Die Geschäftsführerin des Ziola-bildungshauses, Mariaanna Ziola, und die Leiterin der Goetheschule, Petra Hötzel, überreichten drei Prüflingen die Zeugnisse für den externen Hauptschulabschluss sowie sechs weiteren Absolventen die Bestätigung ihrer Mühen für den Realschulabschluss.
„Die externen Schulabschlüsse unterliegen viel härteren Bedingungen und das positive Ergebnis ist umso beachtlicher, hält man sich die individuellen Lebensumstände, die Herausforderungen der einzelnen Schüler vor Augen“, betont Maria-anna Ziola während der feierlichen Zeugnisübergabe am gestrigen Vormittag.

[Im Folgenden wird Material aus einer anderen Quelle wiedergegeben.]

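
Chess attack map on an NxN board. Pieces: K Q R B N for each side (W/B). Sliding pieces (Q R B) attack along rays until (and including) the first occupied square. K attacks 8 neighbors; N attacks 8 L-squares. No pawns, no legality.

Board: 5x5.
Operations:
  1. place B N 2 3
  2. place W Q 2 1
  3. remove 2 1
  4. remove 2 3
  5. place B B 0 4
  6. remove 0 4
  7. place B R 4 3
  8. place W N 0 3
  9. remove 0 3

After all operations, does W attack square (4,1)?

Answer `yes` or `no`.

Op 1: place BN@(2,3)
Op 2: place WQ@(2,1)
Op 3: remove (2,1)
Op 4: remove (2,3)
Op 5: place BB@(0,4)
Op 6: remove (0,4)
Op 7: place BR@(4,3)
Op 8: place WN@(0,3)
Op 9: remove (0,3)
Per-piece attacks for W:
W attacks (4,1): no

Answer: no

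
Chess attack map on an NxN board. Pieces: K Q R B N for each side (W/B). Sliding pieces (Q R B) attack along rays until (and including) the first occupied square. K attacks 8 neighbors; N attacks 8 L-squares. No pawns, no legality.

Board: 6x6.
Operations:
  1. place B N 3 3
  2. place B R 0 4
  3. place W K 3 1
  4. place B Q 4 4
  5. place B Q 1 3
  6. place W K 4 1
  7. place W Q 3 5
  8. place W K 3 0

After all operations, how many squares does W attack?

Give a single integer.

Answer: 22

Derivation:
Op 1: place BN@(3,3)
Op 2: place BR@(0,4)
Op 3: place WK@(3,1)
Op 4: place BQ@(4,4)
Op 5: place BQ@(1,3)
Op 6: place WK@(4,1)
Op 7: place WQ@(3,5)
Op 8: place WK@(3,0)
Per-piece attacks for W:
  WK@(3,0): attacks (3,1) (4,0) (2,0) (4,1) (2,1)
  WK@(3,1): attacks (3,2) (3,0) (4,1) (2,1) (4,2) (4,0) (2,2) (2,0)
  WQ@(3,5): attacks (3,4) (3,3) (4,5) (5,5) (2,5) (1,5) (0,5) (4,4) (2,4) (1,3) [ray(0,-1) blocked at (3,3); ray(1,-1) blocked at (4,4); ray(-1,-1) blocked at (1,3)]
  WK@(4,1): attacks (4,2) (4,0) (5,1) (3,1) (5,2) (5,0) (3,2) (3,0)
Union (22 distinct): (0,5) (1,3) (1,5) (2,0) (2,1) (2,2) (2,4) (2,5) (3,0) (3,1) (3,2) (3,3) (3,4) (4,0) (4,1) (4,2) (4,4) (4,5) (5,0) (5,1) (5,2) (5,5)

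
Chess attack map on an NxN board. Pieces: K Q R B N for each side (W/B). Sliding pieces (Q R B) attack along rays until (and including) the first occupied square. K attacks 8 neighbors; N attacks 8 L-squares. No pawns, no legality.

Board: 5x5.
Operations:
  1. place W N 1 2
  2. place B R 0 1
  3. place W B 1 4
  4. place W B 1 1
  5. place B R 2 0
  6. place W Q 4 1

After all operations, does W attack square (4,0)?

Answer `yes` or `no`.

Op 1: place WN@(1,2)
Op 2: place BR@(0,1)
Op 3: place WB@(1,4)
Op 4: place WB@(1,1)
Op 5: place BR@(2,0)
Op 6: place WQ@(4,1)
Per-piece attacks for W:
  WB@(1,1): attacks (2,2) (3,3) (4,4) (2,0) (0,2) (0,0) [ray(1,-1) blocked at (2,0)]
  WN@(1,2): attacks (2,4) (3,3) (0,4) (2,0) (3,1) (0,0)
  WB@(1,4): attacks (2,3) (3,2) (4,1) (0,3) [ray(1,-1) blocked at (4,1)]
  WQ@(4,1): attacks (4,2) (4,3) (4,4) (4,0) (3,1) (2,1) (1,1) (3,2) (2,3) (1,4) (3,0) [ray(-1,0) blocked at (1,1); ray(-1,1) blocked at (1,4)]
W attacks (4,0): yes

Answer: yes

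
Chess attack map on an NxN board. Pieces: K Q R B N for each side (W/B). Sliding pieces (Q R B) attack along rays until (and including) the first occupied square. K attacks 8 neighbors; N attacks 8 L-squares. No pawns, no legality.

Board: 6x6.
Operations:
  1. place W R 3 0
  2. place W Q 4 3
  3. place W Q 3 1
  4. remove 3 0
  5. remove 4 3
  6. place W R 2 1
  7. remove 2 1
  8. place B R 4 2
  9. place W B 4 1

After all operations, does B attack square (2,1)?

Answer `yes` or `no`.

Op 1: place WR@(3,0)
Op 2: place WQ@(4,3)
Op 3: place WQ@(3,1)
Op 4: remove (3,0)
Op 5: remove (4,3)
Op 6: place WR@(2,1)
Op 7: remove (2,1)
Op 8: place BR@(4,2)
Op 9: place WB@(4,1)
Per-piece attacks for B:
  BR@(4,2): attacks (4,3) (4,4) (4,5) (4,1) (5,2) (3,2) (2,2) (1,2) (0,2) [ray(0,-1) blocked at (4,1)]
B attacks (2,1): no

Answer: no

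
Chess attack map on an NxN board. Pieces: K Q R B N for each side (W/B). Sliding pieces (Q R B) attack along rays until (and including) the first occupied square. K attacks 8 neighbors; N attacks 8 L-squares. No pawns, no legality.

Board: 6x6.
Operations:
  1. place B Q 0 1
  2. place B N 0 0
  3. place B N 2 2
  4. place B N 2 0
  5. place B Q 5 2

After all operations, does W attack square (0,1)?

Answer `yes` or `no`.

Op 1: place BQ@(0,1)
Op 2: place BN@(0,0)
Op 3: place BN@(2,2)
Op 4: place BN@(2,0)
Op 5: place BQ@(5,2)
Per-piece attacks for W:
W attacks (0,1): no

Answer: no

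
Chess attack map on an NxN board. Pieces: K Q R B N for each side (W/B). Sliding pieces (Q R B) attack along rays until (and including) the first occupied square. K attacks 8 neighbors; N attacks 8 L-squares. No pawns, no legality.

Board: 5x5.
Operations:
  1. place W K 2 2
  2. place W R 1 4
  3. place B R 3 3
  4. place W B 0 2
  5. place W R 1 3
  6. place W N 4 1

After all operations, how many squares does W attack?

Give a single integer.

Op 1: place WK@(2,2)
Op 2: place WR@(1,4)
Op 3: place BR@(3,3)
Op 4: place WB@(0,2)
Op 5: place WR@(1,3)
Op 6: place WN@(4,1)
Per-piece attacks for W:
  WB@(0,2): attacks (1,3) (1,1) (2,0) [ray(1,1) blocked at (1,3)]
  WR@(1,3): attacks (1,4) (1,2) (1,1) (1,0) (2,3) (3,3) (0,3) [ray(0,1) blocked at (1,4); ray(1,0) blocked at (3,3)]
  WR@(1,4): attacks (1,3) (2,4) (3,4) (4,4) (0,4) [ray(0,-1) blocked at (1,3)]
  WK@(2,2): attacks (2,3) (2,1) (3,2) (1,2) (3,3) (3,1) (1,3) (1,1)
  WN@(4,1): attacks (3,3) (2,2) (2,0)
Union (17 distinct): (0,3) (0,4) (1,0) (1,1) (1,2) (1,3) (1,4) (2,0) (2,1) (2,2) (2,3) (2,4) (3,1) (3,2) (3,3) (3,4) (4,4)

Answer: 17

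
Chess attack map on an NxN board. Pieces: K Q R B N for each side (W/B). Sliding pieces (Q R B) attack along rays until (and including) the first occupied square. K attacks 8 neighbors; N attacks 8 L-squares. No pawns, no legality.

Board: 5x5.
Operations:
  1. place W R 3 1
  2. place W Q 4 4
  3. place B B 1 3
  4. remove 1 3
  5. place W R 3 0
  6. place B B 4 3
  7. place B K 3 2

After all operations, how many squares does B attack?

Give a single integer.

Answer: 10

Derivation:
Op 1: place WR@(3,1)
Op 2: place WQ@(4,4)
Op 3: place BB@(1,3)
Op 4: remove (1,3)
Op 5: place WR@(3,0)
Op 6: place BB@(4,3)
Op 7: place BK@(3,2)
Per-piece attacks for B:
  BK@(3,2): attacks (3,3) (3,1) (4,2) (2,2) (4,3) (4,1) (2,3) (2,1)
  BB@(4,3): attacks (3,4) (3,2) [ray(-1,-1) blocked at (3,2)]
Union (10 distinct): (2,1) (2,2) (2,3) (3,1) (3,2) (3,3) (3,4) (4,1) (4,2) (4,3)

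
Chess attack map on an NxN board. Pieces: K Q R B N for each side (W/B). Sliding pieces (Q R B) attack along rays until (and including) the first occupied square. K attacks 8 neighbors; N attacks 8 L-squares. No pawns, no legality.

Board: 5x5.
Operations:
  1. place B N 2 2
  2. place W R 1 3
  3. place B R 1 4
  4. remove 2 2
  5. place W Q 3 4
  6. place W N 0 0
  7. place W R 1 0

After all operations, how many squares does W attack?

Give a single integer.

Op 1: place BN@(2,2)
Op 2: place WR@(1,3)
Op 3: place BR@(1,4)
Op 4: remove (2,2)
Op 5: place WQ@(3,4)
Op 6: place WN@(0,0)
Op 7: place WR@(1,0)
Per-piece attacks for W:
  WN@(0,0): attacks (1,2) (2,1)
  WR@(1,0): attacks (1,1) (1,2) (1,3) (2,0) (3,0) (4,0) (0,0) [ray(0,1) blocked at (1,3); ray(-1,0) blocked at (0,0)]
  WR@(1,3): attacks (1,4) (1,2) (1,1) (1,0) (2,3) (3,3) (4,3) (0,3) [ray(0,1) blocked at (1,4); ray(0,-1) blocked at (1,0)]
  WQ@(3,4): attacks (3,3) (3,2) (3,1) (3,0) (4,4) (2,4) (1,4) (4,3) (2,3) (1,2) (0,1) [ray(-1,0) blocked at (1,4)]
Union (19 distinct): (0,0) (0,1) (0,3) (1,0) (1,1) (1,2) (1,3) (1,4) (2,0) (2,1) (2,3) (2,4) (3,0) (3,1) (3,2) (3,3) (4,0) (4,3) (4,4)

Answer: 19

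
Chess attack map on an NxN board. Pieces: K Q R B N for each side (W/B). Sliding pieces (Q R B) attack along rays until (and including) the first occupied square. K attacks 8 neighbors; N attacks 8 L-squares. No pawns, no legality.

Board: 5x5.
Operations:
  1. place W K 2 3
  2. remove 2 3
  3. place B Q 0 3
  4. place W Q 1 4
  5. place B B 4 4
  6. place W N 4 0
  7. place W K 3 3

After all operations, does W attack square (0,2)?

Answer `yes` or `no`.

Answer: no

Derivation:
Op 1: place WK@(2,3)
Op 2: remove (2,3)
Op 3: place BQ@(0,3)
Op 4: place WQ@(1,4)
Op 5: place BB@(4,4)
Op 6: place WN@(4,0)
Op 7: place WK@(3,3)
Per-piece attacks for W:
  WQ@(1,4): attacks (1,3) (1,2) (1,1) (1,0) (2,4) (3,4) (4,4) (0,4) (2,3) (3,2) (4,1) (0,3) [ray(1,0) blocked at (4,4); ray(-1,-1) blocked at (0,3)]
  WK@(3,3): attacks (3,4) (3,2) (4,3) (2,3) (4,4) (4,2) (2,4) (2,2)
  WN@(4,0): attacks (3,2) (2,1)
W attacks (0,2): no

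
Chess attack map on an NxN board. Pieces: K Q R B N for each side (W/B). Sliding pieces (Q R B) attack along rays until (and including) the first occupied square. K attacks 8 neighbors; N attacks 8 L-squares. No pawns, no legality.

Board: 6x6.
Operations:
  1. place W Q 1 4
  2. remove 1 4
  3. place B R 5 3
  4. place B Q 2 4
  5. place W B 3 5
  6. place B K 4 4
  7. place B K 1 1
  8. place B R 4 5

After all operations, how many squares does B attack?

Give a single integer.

Answer: 28

Derivation:
Op 1: place WQ@(1,4)
Op 2: remove (1,4)
Op 3: place BR@(5,3)
Op 4: place BQ@(2,4)
Op 5: place WB@(3,5)
Op 6: place BK@(4,4)
Op 7: place BK@(1,1)
Op 8: place BR@(4,5)
Per-piece attacks for B:
  BK@(1,1): attacks (1,2) (1,0) (2,1) (0,1) (2,2) (2,0) (0,2) (0,0)
  BQ@(2,4): attacks (2,5) (2,3) (2,2) (2,1) (2,0) (3,4) (4,4) (1,4) (0,4) (3,5) (3,3) (4,2) (5,1) (1,5) (1,3) (0,2) [ray(1,0) blocked at (4,4); ray(1,1) blocked at (3,5)]
  BK@(4,4): attacks (4,5) (4,3) (5,4) (3,4) (5,5) (5,3) (3,5) (3,3)
  BR@(4,5): attacks (4,4) (5,5) (3,5) [ray(0,-1) blocked at (4,4); ray(-1,0) blocked at (3,5)]
  BR@(5,3): attacks (5,4) (5,5) (5,2) (5,1) (5,0) (4,3) (3,3) (2,3) (1,3) (0,3)
Union (28 distinct): (0,0) (0,1) (0,2) (0,3) (0,4) (1,0) (1,2) (1,3) (1,4) (1,5) (2,0) (2,1) (2,2) (2,3) (2,5) (3,3) (3,4) (3,5) (4,2) (4,3) (4,4) (4,5) (5,0) (5,1) (5,2) (5,3) (5,4) (5,5)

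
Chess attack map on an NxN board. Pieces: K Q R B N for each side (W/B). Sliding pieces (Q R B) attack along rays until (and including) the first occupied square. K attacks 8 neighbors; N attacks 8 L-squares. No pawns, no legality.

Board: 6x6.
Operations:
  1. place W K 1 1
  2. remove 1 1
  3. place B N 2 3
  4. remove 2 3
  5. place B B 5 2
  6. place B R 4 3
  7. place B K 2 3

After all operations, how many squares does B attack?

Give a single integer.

Op 1: place WK@(1,1)
Op 2: remove (1,1)
Op 3: place BN@(2,3)
Op 4: remove (2,3)
Op 5: place BB@(5,2)
Op 6: place BR@(4,3)
Op 7: place BK@(2,3)
Per-piece attacks for B:
  BK@(2,3): attacks (2,4) (2,2) (3,3) (1,3) (3,4) (3,2) (1,4) (1,2)
  BR@(4,3): attacks (4,4) (4,5) (4,2) (4,1) (4,0) (5,3) (3,3) (2,3) [ray(-1,0) blocked at (2,3)]
  BB@(5,2): attacks (4,3) (4,1) (3,0) [ray(-1,1) blocked at (4,3)]
Union (17 distinct): (1,2) (1,3) (1,4) (2,2) (2,3) (2,4) (3,0) (3,2) (3,3) (3,4) (4,0) (4,1) (4,2) (4,3) (4,4) (4,5) (5,3)

Answer: 17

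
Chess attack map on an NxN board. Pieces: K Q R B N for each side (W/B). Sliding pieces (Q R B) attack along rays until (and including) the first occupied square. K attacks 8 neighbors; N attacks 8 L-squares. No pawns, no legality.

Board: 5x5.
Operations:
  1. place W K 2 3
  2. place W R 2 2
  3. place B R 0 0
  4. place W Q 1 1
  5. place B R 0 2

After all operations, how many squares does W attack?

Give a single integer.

Answer: 18

Derivation:
Op 1: place WK@(2,3)
Op 2: place WR@(2,2)
Op 3: place BR@(0,0)
Op 4: place WQ@(1,1)
Op 5: place BR@(0,2)
Per-piece attacks for W:
  WQ@(1,1): attacks (1,2) (1,3) (1,4) (1,0) (2,1) (3,1) (4,1) (0,1) (2,2) (2,0) (0,2) (0,0) [ray(1,1) blocked at (2,2); ray(-1,1) blocked at (0,2); ray(-1,-1) blocked at (0,0)]
  WR@(2,2): attacks (2,3) (2,1) (2,0) (3,2) (4,2) (1,2) (0,2) [ray(0,1) blocked at (2,3); ray(-1,0) blocked at (0,2)]
  WK@(2,3): attacks (2,4) (2,2) (3,3) (1,3) (3,4) (3,2) (1,4) (1,2)
Union (18 distinct): (0,0) (0,1) (0,2) (1,0) (1,2) (1,3) (1,4) (2,0) (2,1) (2,2) (2,3) (2,4) (3,1) (3,2) (3,3) (3,4) (4,1) (4,2)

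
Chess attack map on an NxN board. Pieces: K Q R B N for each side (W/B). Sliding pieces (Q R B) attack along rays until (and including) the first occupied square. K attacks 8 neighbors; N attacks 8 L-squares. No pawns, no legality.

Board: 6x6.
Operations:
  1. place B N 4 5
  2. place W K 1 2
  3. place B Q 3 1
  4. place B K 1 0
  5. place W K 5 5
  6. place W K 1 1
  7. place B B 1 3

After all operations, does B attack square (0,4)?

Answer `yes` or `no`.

Answer: yes

Derivation:
Op 1: place BN@(4,5)
Op 2: place WK@(1,2)
Op 3: place BQ@(3,1)
Op 4: place BK@(1,0)
Op 5: place WK@(5,5)
Op 6: place WK@(1,1)
Op 7: place BB@(1,3)
Per-piece attacks for B:
  BK@(1,0): attacks (1,1) (2,0) (0,0) (2,1) (0,1)
  BB@(1,3): attacks (2,4) (3,5) (2,2) (3,1) (0,4) (0,2) [ray(1,-1) blocked at (3,1)]
  BQ@(3,1): attacks (3,2) (3,3) (3,4) (3,5) (3,0) (4,1) (5,1) (2,1) (1,1) (4,2) (5,3) (4,0) (2,2) (1,3) (2,0) [ray(-1,0) blocked at (1,1); ray(-1,1) blocked at (1,3)]
  BN@(4,5): attacks (5,3) (3,3) (2,4)
B attacks (0,4): yes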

Einige der Absolventen im Alter zwischen 19 und 28 Jahren drückten in den vergangenen Monaten nicht nur die Schulbank. Sebastian, der bereits vor sechs Jahren am Bildungshaus seinen Hauptschulabschluss erwarb, stemmte neben seiner Prüfungsvorbereitung noch ein vorbereitendes Berufspraktikum.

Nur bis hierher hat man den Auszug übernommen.